Nepal evalúa permitir primer robot humanoide en el Everest

Nepal estudia autorizar una expedición inédita en el monte Everest que incluiría a un robot humanoide diseñado para operar en condiciones extremas, en un proyecto que podría abrir una nueva etapa para la robótica aplicada a la exploración de alta montaña.

La iniciativa fue presentada por una organización sin fines de lucro registrada en Estados Unidos y una empresa de expediciones nepalí, que buscan poner a prueba el desempeño de una máquina avanzada en uno de los entornos más desafiantes del planeta.

El protagonista del proyecto es Pemba, una versión modificada del robot Unitree G1, desarrollado en China. El dispositivo mide aproximadamente 1.3 metros de altura, posee decenas de articulaciones y está diseñado para caminar, mantener el equilibrio, escalar y manipular objetos.

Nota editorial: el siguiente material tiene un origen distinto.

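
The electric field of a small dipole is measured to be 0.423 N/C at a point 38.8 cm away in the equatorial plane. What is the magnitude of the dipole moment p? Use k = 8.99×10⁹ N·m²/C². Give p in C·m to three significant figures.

p ≈ 2.75×10⁻¹² C·m

In the equatorial plane E = kp/r³, so p = Er³/(k).
p = (0.423)·(0.388)³ / (8.99×10⁹) = 2.748×10⁻¹² C·m.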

La propuesta surge después de que este tipo de robots llamara la atención internacional durante una media maratón celebrada en Pekín, donde más de 100 equipos de robótica demostraron avances tecnológicos en movilidad e inteligencia artificial.

Pemba ya alcanzó un hito este año al convertirse en el primer robot humanoide en coronar una montaña de más de 6,000 metros de altura, al llegar a la cima del volcán Chimborazo, en Ecuador.

“Las montañas más altas del planeta son el banco de pruebas más exigente que existe: terreno inestable, frío extremo, comunicaciones limitadas, energía escasa. Si un humanoide funciona ahí, funciona casi en cualquier sitio”, afirmó Pablo Berlanga, fundador de Geologic Dome e impulsor de la iniciativa.

Según el proyecto, el robot sería transportado por etapas entre el campamento base del Everest, situado a 5,364 metros de altitud, y el campamento IV, ubicado a 7,920 metros, donde sería ensamblado y sometido a diferentes pruebas operativas.

Uno de los objetivos principales consiste en que el robot utilice sus manos mecánicas para recolectar pequeños residuos abandonados por montañistas, una problemática ambiental persistente en la montaña más alta del mundo.

Los promotores también buscan evaluar el potencial de la tecnología para monitorear grietas, recopilar datos ambientales y realizar tareas de vigilancia en zonas de difícil acceso.

Sin embargo, la misión enfrenta importantes desafíos técnicos. Las baterías del robot pueden perder capacidad cuando las temperaturas descienden por debajo de los 20 grados bajo cero, por lo que los ingenieros desarrollan sistemas de calefacción especiales para proteger sus componentes.

Además, el equipo trabaja en algoritmos de aprendizaje automático que permitan al robot adaptarse en tiempo real a terrenos irregulares y condiciones cambiantes.

La comunicación también representa un reto, ya que la cobertura convencional desaparece a grandes altitudes, obligando a utilizar sistemas satelitales y mayores niveles de autonomía operativa.

Más allá de los aspectos tecnológicos, el proyecto enfrenta un obstáculo legal: Nepal no posee actualmente una legislación que regule la participación de robots en expediciones de montaña.

El director del Departamento de Turismo de Nepal, Himal Gautam, explicó que el Gobierno solicitó una propuesta normativa para establecer procedimientos de seguridad, requisitos operativos y tarifas para este tipo de actividades.

“Como no contamos con una ley que permita a seres no humanos escalar el Everest, incluidas las normas sobre tasas, no se autorizó al robot a escalar durante la temporada de primavera. Estamos evaluando la propuesta y preparando la legislación necesaria”, señaló Gautam.

Los organizadores estiman que la expedición tendrá un costo de entre $200,000 y $500,000 y esperan realizar las primeras pruebas durante la temporada de otoño o invierno, una vez que Nepal defina el marco regulatorio correspondiente.